Pathology supported genetic testing in patients at risk of haemochromatosis and associated medical conditions involves the following steps:

  1. Consider iron overload based on presenting clinical features and iron status, taking into account the main confounding factors such as alcoholism, inflammatory conditions, acute or chronic hepatitis and polymetabolic syndrome.
  2. Evaluate hepatic vs splenic iron load in order to direct the diagnosis to the most likely cause of iron excess.

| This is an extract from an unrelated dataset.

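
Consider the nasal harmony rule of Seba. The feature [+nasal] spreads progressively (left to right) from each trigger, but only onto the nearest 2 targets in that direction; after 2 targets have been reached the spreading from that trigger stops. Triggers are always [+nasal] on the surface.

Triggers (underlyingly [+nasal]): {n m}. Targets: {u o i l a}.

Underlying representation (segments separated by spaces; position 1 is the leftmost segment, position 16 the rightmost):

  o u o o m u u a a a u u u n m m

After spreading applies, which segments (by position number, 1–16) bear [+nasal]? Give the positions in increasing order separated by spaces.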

  3. Rule out acquired iron overload due to external factors such as prolonged iron supplementation (e.g. in the setting of competitive sports) or repeated transfusions in patients with haematological diseases, represented by chronic anaemias such as thalassaemia major and sickle cell disease.
  4. Identify the genetic origin of iron overload by considering both family and personal information (e.g. plasma ceruloplasmin level when transferrin saturation is normal or low).
  5. Treat patients with iron overload according to genetic subtype: venesection is the treatment of choice in patients with haemochromatosis related to hepcidin deficiency, but is poorly tolerated or contraindicated in patients with iron overload due to ferroportin failure.
  6. Monitor treatment response by assessment of relevant biochemical parameters and health outcomes.